Funding remains a chronic issue, especially during tough economic times. Citing a Tapestry clinic in Berkshire County that was forced by budget cuts to close last year (it will soon reopen), Laurie said state leadership needs to understand the value of community-based health care when allocating public-health dollars.

“What we do is helpful not only to the people we serve, but also the pocketbook of the state, and it should be supported,” she said. “For example, every dollar spent on family planning saves four dollars next year. And we are the primary provider of HIV testing across Western Mass. What’s the matter with this picture, when we cut money from something so helpful and so effective?”

Pragmatic Approach

One of the characteristics that makes Tapestry so effective, Laurie said, is its pragmatic approach to sexuality, accepting that young people are having sex and seeking to make it safer.

Tapestry educates women on birth control and maks sure pregnant women are counseled on all their options, including abortion. With the advent of HIV and AIDS, she notes, being educated on proper contraception is even more crucial.

“We believe it is a responsible decision for someone who is sexually active to protect themselves from sexually transmitted diseases or pregnancy, especially if they’re not ready to be a parent,” she said.

AIDS has been around for about 30 years, and for much of that time it has been the focus of several Tapestry services, including not only education on HIV risk reduction and safe sex, but confidential testing and, for those who test positive, referrals to other agencies for further medical and support services.

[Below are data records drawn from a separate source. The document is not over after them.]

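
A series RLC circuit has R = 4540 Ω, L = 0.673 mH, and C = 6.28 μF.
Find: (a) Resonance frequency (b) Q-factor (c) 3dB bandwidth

Step 1 — Resonance condition Im(Z)=0 gives ω₀ = 1/√(LC).
Step 2 — ω₀ = 1/√(0.000673·6.28e-06) = 1.538e+04 rad/s.
Step 3 — f₀ = ω₀/(2π) = 2448 Hz.
Step 4 — Series Q: Q = ω₀L/R = 1.538e+04·0.000673/4540 = 0.00228.
Step 5 — 3dB bandwidth: Δω = ω₀/Q = 6.746e+06 rad/s; BW = Δω/(2π) = 1.074e+06 Hz.

(a) f₀ = 2448 Hz  (b) Q = 0.00228  (c) BW = 1.074e+06 Hz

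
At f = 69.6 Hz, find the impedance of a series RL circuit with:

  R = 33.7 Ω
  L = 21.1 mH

Step 1 — Angular frequency: ω = 2π·f = 2π·69.6 = 437.3 rad/s.
Step 2 — Component impedances:
  R: Z = R = 33.7 Ω
  L: Z = jωL = j·437.3·0.0211 = 0 + j9.227 Ω
Step 3 — Series combination: Z_total = R + L = 33.7 + j9.227 Ω = 34.94∠15.3° Ω.

Z = 33.7 + j9.227 Ω = 34.94∠15.3° Ω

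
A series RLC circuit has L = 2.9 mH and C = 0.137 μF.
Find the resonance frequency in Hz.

Step 1 — Resonance condition Im(Z)=0 gives ω₀ = 1/√(LC).
Step 2 — ω₀ = 1/√(0.0029·1.37e-07) = 5.017e+04 rad/s.
Step 3 — f₀ = ω₀/(2π) = 7985 Hz.

f₀ = 7985 Hz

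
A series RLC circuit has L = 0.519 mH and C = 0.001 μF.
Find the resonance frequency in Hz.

Step 1 — Resonance condition Im(Z)=0 gives ω₀ = 1/√(LC).
Step 2 — ω₀ = 1/√(0.000519·1e-09) = 1.388e+06 rad/s.
Step 3 — f₀ = ω₀/(2π) = 2.209e+05 Hz.

f₀ = 2.209e+05 Hz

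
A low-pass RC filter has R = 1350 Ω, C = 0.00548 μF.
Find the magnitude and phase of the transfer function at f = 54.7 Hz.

Step 1 — Angular frequency: ω = 2π·54.7 = 343.7 rad/s.
Step 2 — Transfer function: H(jω) = 1/(1 + jωRC).
Step 3 — Denominator: 1 + jωRC = 1 + j·343.7·1350·5.48e-09 = 1 + j0.002543.
Step 4 — H = 1 - j0.002543.
Step 5 — Magnitude: |H| = 1 (-0.0 dB); phase: φ = -0.1°.

|H| = 1 (-0.0 dB), φ = -0.1°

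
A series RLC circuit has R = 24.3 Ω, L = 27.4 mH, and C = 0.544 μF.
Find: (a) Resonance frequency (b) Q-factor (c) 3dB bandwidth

Step 1 — Resonance: ω₀ = 1/√(LC) = 1/√(0.0274·5.44e-07) = 8191 rad/s.
Step 2 — f₀ = ω₀/(2π) = 1304 Hz.
Step 3 — Series Q: Q = ω₀L/R = 8191·0.0274/24.3 = 9.236.
Step 4 — Bandwidth: Δω = ω₀/Q = 886.9 rad/s; BW = Δω/(2π) = 141.1 Hz.

(a) f₀ = 1304 Hz  (b) Q = 9.236  (c) BW = 141.1 Hz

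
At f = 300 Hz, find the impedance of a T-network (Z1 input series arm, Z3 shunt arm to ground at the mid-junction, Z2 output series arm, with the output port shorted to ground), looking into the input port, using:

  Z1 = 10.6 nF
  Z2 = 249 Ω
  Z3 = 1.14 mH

Step 1 — Angular frequency: ω = 2π·f = 2π·300 = 1885 rad/s.
Step 2 — Component impedances:
  Z1: Z = 1/(jωC) = -j/(ω·C) = 0 - j5.005e+04 Ω
  Z2: Z = R = 249 Ω
  Z3: Z = jωL = j·1885·0.00114 = 0 + j2.149 Ω
Step 3 — With the output port shorted to ground, the output series arm Z2 runs from the junction to ground; the shunt arm Z3 also runs from the junction to ground. They appear in parallel: Z3 || Z2 = 0.01854 + j2.149 Ω.
Step 4 — Series with input arm Z1: Z_in = Z1 + (Z3 || Z2) = 0.01854 - j5.005e+04 Ω = 5.005e+04∠-90.0° Ω.

Z = 0.01854 - j5.005e+04 Ω = 5.005e+04∠-90.0° Ω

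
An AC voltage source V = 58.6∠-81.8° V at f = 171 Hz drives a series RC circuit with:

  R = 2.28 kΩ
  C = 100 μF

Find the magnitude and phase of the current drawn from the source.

Step 1 — Angular frequency: ω = 2π·f = 2π·171 = 1074 rad/s.
Step 2 — Component impedances:
  R: Z = R = 2280 Ω
  C: Z = 1/(jωC) = -j/(ω·C) = 0 - j9.307 Ω
Step 3 — Series combination: Z_total = R + C = 2280 - j9.307 Ω = 2280∠-0.2° Ω.
Step 4 — Source phasor: V = 58.6∠-81.8° V = 8.358 - j58 V.
Step 5 — Ohm's law: I = V / Z_total = (8.358 - j58) / (2280 - j9.307) = 0.00377 - j0.02542 A.
Step 6 — Convert to polar: |I| = 0.0257 A, ∠I = -81.6°.

I = 0.0257∠-81.6° A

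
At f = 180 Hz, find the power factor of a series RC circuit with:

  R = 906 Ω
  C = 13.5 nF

Step 1 — Angular frequency: ω = 2π·f = 2π·180 = 1131 rad/s.
Step 2 — Component impedances:
  R: Z = R = 906 Ω
  C: Z = 1/(jωC) = -j/(ω·C) = 0 - j6.55e+04 Ω
Step 3 — Series combination: Z_total = R + C = 906 - j6.55e+04 Ω = 6.55e+04∠-89.2° Ω.
Step 4 — Power factor: PF = cos(φ) = Re(Z)/|Z| = 906/6.55e+04 = 0.01383.
Step 5 — Type: Im(Z) = -6.55e+04 ⇒ leading (phase φ = -89.2°).

PF = 0.01383 (leading, φ = -89.2°)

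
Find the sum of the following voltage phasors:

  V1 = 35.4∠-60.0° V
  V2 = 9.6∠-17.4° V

Step 1 — Convert each phasor to rectangular form:
  V1 = 35.4·(cos(-60.0°) + j·sin(-60.0°)) = 17.7 - j30.66 V
  V2 = 9.6·(cos(-17.4°) + j·sin(-17.4°)) = 9.161 - j2.871 V
Step 2 — Sum components: V_total = 26.86 - j33.53 V.
Step 3 — Convert to polar: |V_total| = 42.96 V, ∠V_total = -51.3°.

V_total = 42.96∠-51.3° V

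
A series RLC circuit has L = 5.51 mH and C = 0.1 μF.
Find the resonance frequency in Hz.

Step 1 — Resonance condition Im(Z)=0 gives ω₀ = 1/√(LC).
Step 2 — ω₀ = 1/√(0.00551·1e-07) = 4.26e+04 rad/s.
Step 3 — f₀ = ω₀/(2π) = 6780 Hz.

f₀ = 6780 Hz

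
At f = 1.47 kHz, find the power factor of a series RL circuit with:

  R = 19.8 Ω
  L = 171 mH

Step 1 — Angular frequency: ω = 2π·f = 2π·1470 = 9236 rad/s.
Step 2 — Component impedances:
  R: Z = R = 19.8 Ω
  L: Z = jωL = j·9236·0.171 = 0 + j1579 Ω
Step 3 — Series combination: Z_total = R + L = 19.8 + j1579 Ω = 1580∠89.3° Ω.
Step 4 — Power factor: PF = cos(φ) = Re(Z)/|Z| = 19.8/1579.5 = 0.01254.
Step 5 — Type: Im(Z) = 1579 ⇒ lagging (phase φ = 89.3°).

PF = 0.01254 (lagging, φ = 89.3°)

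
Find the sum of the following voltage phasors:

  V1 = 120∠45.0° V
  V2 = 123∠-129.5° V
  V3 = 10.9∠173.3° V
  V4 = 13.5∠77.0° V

Step 1 — Convert each phasor to rectangular form:
  V1 = 120·(cos(45.0°) + j·sin(45.0°)) = 84.85 + j84.85 V
  V2 = 123·(cos(-129.5°) + j·sin(-129.5°)) = -78.24 - j94.91 V
  V3 = 10.9·(cos(173.3°) + j·sin(173.3°)) = -10.83 + j1.272 V
  V4 = 13.5·(cos(77.0°) + j·sin(77.0°)) = 3.037 + j13.15 V
Step 2 — Sum components: V_total = -1.174 + j4.369 V.
Step 3 — Convert to polar: |V_total| = 4.524 V, ∠V_total = 105.0°.

V_total = 4.524∠105.0° V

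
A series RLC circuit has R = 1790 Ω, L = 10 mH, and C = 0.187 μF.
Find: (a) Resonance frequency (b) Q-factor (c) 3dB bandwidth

Step 1 — Resonance condition Im(Z)=0 gives ω₀ = 1/√(LC).
Step 2 — ω₀ = 1/√(0.01·1.87e-07) = 2.312e+04 rad/s.
Step 3 — f₀ = ω₀/(2π) = 3680 Hz.
Step 4 — Series Q: Q = ω₀L/R = 2.312e+04·0.01/1790 = 0.1292.
Step 5 — 3dB bandwidth: Δω = ω₀/Q = 1.79e+05 rad/s; BW = Δω/(2π) = 2.849e+04 Hz.

(a) f₀ = 3680 Hz  (b) Q = 0.1292  (c) BW = 2.849e+04 Hz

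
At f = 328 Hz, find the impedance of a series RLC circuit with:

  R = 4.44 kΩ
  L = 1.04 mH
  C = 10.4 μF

Step 1 — Angular frequency: ω = 2π·f = 2π·328 = 2061 rad/s.
Step 2 — Component impedances:
  R: Z = R = 4440 Ω
  L: Z = jωL = j·2061·0.00104 = 0 + j2.143 Ω
  C: Z = 1/(jωC) = -j/(ω·C) = 0 - j46.66 Ω
Step 3 — Series combination: Z_total = R + L + C = 4440 - j44.51 Ω = 4440∠-0.6° Ω.

Z = 4440 - j44.51 Ω = 4440∠-0.6° Ω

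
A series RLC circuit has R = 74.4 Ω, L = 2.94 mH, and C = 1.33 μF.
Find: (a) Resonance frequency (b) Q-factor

Step 1 — Resonance condition Im(Z)=0 gives ω₀ = 1/√(LC).
Step 2 — ω₀ = 1/√(0.00294·1.33e-06) = 1.599e+04 rad/s.
Step 3 — f₀ = ω₀/(2π) = 2545 Hz.
Step 4 — Series Q: Q = ω₀L/R = 1.599e+04·0.00294/74.4 = 0.6319.

(a) f₀ = 2545 Hz  (b) Q = 0.6319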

Maintaining such services can be, quite literally, the difference between life and death.

“I do feel like, in some ways, we save lives,” Laurie said. “Sometimes it’s dramatic, and in other ways, it’s more by giving people a better quality of life.”

She’ll always be gratified by the results of Tapestry’s work, but says it’s impossible to say how that work will evolve over the next few decades.

“When we started, there was no AIDS,” she said. “And the notion that we could provide someone with an HPV vaccine to prevent cervical cancer — well, that wasn’t available. So, I don’t know what the next health hurdles will be, but I do know that Tapestry, with its deep community roots, will be at the front lines, making sure people in Western Mass. are treated in the manner in which those new hurdles demand.”